Solution Key Components:
* Ability to ingest upto 3,000 messages per second from external domain
* Messages can be in XML, EDI, etc format. ~20 kb each.
* Transform into canonical format
* Perform authorization & authentication
* Break message into multiple messages (achieve parallelism)
* Route based on load, content to message queues (JMS, etc)
Function 1:
* Message queue clusters bucket and shoot to Rules engine
* Rules engine devises appropriate action, forwards to event handlers
* Event handler integrates with e-mail service to send an e-mail
Function 2:
* Message hits Data Access layer for storage
* Looking to store Transaction-type data (1bn records per month)
* Need quick retrieval techniques. Ensure Data consistency/quality
* CRUD operation time should be under 0.1 seconds
Web Component:
* Request comes in from an external site for a iFrame request
* Request needs to be authenticated/authorized/load-balanced
* User information should be cached right @ log-in, so cache can retrieve data we expect the user to view, so we don't retrieve when the user starts navigating
* Planning to have an Active/Active multi-site design
* Don't want to do sticky sessions
* Should we have a distributed cache with regions replicated across sites to avoid sticky sessions?
* Web layer needs to handle 500 concurrent requests minimum
* Overall solution primarily designed on-premise (Virtualized environment) with DR-site on public cloud

I will post my take based on these needs. Also, it will be fun to look back at it after a while as new technologies & solution options evolve.

Sunday, September 23, 2012

A Culture of Discipline

Those who try to manage change, motivate employees and work to create alignment are negatively correlated with companies that move from good to great. To get a company to top gear – a culture of discipline is critical.

Think about it – a CULTURE of DISCIPLINE. This means that everyone does what they are supposed to without stepping on toes, do what they do best and are diligent about the task at hand. No one has to remind them and they produce excellence for the team. And then you get a team of teams, a culture that pervades the organization. This is what is required for an organization that transforms itself.

I am re-reading this book “Good to Great” by Jim Collins. It’s a classic. I really like books that dwell on evidence and then synthesize that into evidence-based recommendations. I have taken a few of those recommendations and internalized them into traits, I present a few in “Traffic Signals” here.

So here are a few traits of Great companies -

image

Red: Negative Correlation (with Good to Great)

Green: Positive Correlation

Black: No difference.

The culture is an enabler to excellence. It is the HOW.

The 3 circles need to intersect to understand the WHAT.

The hedgehog concept revolves around , in my mind 3 questions

Do you love what you’re doing?

Do you excel at what you’re doing?

Does it pay ?

If the answer is true – the you’re excelling and if its true for the organization – it is poised to be great in the future.

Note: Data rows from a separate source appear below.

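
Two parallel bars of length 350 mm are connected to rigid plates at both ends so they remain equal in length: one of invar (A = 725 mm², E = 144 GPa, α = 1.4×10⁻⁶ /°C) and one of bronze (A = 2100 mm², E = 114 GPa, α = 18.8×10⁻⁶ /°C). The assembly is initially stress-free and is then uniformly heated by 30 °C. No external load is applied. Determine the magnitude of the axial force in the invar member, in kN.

P ≈ 37.9 kN (tensile in the invar)

Both members must finish at the same length. With the larger α, the bronze tends to over-expand; the plates restrain it, putting the bronze in compression and the invar in tension. With no external load the two internal forces are equal and opposite, magnitude P.
Setting the final lengths equal and cancelling L: (α₁ − α₂)ΔT = P/(A₁E₁) + P/(A₂E₂).
|α₁ − α₂|·ΔT = 17.4×10⁻⁶ × 30 = 0.000522.
1/(A₁E₁) + 1/(A₂E₂) = 1/(725×144×10³) + 1/(2100×114×10³) = 1.376×10⁻⁸ N⁻¹.
P = 0.000522 / 1.376×10⁻⁸ = 37950 N = 37.95 kN.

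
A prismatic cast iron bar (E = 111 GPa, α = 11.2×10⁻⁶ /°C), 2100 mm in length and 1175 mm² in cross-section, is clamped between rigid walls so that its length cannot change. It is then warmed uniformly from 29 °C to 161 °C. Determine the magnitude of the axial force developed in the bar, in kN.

P ≈ 193 kN (compressive)

With zero net strain, σ = E·αΔT = 111 GPa × 11.2×10⁻⁶ × 132 = 164.1 MPa.
Axial force P = σA = 164.1 × 1175 = 192800 N = 192.8 kN, compressive.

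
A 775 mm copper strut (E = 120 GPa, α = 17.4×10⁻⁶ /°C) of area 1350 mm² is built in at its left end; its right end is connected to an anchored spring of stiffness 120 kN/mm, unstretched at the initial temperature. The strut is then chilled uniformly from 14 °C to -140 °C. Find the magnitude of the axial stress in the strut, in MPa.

σ ≈ 117 MPa (tensile)

Free thermal contraction: δ_free = αΔT L = 17.4×10⁻⁶ × 154 × 775 = 2.077 mm.
With a force P in the spring, the elastic change of the strut is PL/(AE) and that of the spring is P/k; compatibility requires their sum to equal δ_free.
So P = δ_free / [L/(AE) + 1/k] = 2.077 / [ 775/(1350×120×10³) + 1/(120×10³) ].
P = 2.077 / 1.312×10⁻⁵ = 158300 N.
σ = P/A = 158300/1350 = 117.3 MPa.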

A good pre-read is 7 Habits…because it can link the individual habits of successful individuals to the culture required for greatness in an organization.

Sunday, May 6, 2012

Trade offs

In the 70s scientists noted that people who had hookworms did not have allergies and asthma. Yuck – who wants hookworms? Well do you want asthma instead ? Nature is all about trade offs. The obvious symbiosis is the result of intricate trade offs at every level. This logic applies in various domains including Software Architecture. An analysis of the architecturally significant trade offs is essential to objectively understanding any complex system relative to risk themes.

Comprehensively analyzing software architectures can be simplified by working along significant attributes. ATAM (Architecture Trade off and Analysis Method) from SEI was developed by Carnegie Mellon University. Between 2006-2009 I visited Carnegie Mellon and took several courses and got myself certified as a Software Architect.  The primary benefit was to gain an appreciation of trade-off analysis based on specific attributes across facets of architecture.